Ultimately, the geopolitical analyst emphasized that North Korean engineers' successes in creating a solid-fueled medium range missile was much more significant than the fact that it was launched from a submarine.
"Here we can recall the story of the Chinese missile program from the 1970s, and the creation of the JL-1 SLBM missile, deployed in limited numbers on Beijing's only experimental missile submarine at the time. But the main outcome of of these tests was that they resulted in the creation of a whole family of intermediate-range missiles, known as the DF-21, which continue to be developed into the present."
This, the expert says, has to do with the fact that the country's existing missiles take a long time to prepare for launch – roughly one and a half ours, if not longer. That, in turn, makes them vulnerable. But with the KN-11, a solid-fueled system, "Pyongyang will be able to carry out a strake 15-20 minutes after receiving the order. And that's what South Korea fears most," Kashin noted.
"There's something else worth paying attention to," the expert added. "Until now, this class of weapon – a solid-fuel [medium-range] missile, could only be developed and produced by the permanent members of the UN Security Council, plus India. Pakistan and Iran's solid fuel missiles remain much more underdeveloped."
And here, North Korea, driven into a corner by sanctions and trade restrictions, suddenly develops these weapons, which it can sell on the global weapons market. "Of course, a ban on the export of missiles and missile technology from North Korea formally exists, and they really are being watched very closely," Kashin noted. "But while the export of the missiles themselves could be stopped, the transfer of the technology behind them may very well take place, and this is quite serious."
In fact, the expert suggested, Pyongyang may have developed the missiles for maritime launch explicitly as a form of marketing the new weapon, since it would have made more sense for them to concentrate on the creation of a land-based solid-fuel missile from the beginning, which they could effectively hide inside their territory. "After all, we must remember that the country's navy has a huge technological gap with those of Japan and South Korea, making the sub difficult to keep from being immediately sunk in case of conflict."
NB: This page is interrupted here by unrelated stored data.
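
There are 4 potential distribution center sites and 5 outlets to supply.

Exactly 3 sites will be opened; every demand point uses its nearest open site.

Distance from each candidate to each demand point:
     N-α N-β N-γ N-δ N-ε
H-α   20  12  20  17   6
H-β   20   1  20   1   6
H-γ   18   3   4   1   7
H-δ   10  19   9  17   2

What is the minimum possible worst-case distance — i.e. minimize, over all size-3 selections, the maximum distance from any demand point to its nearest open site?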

"I have always cited the example of the Chinese nuclear missile program, developed in the 1960s and 1970s. At that time China was a very poor country, but it only took four tests for them to create a nuclear warhead for their ballistic missile; the fourth test featured the launch of the rocket with a warhead on board, and it was successful. So I see no reason to assert that contemporary North Korea cannot create a nuclear warhead," the analyst concluded.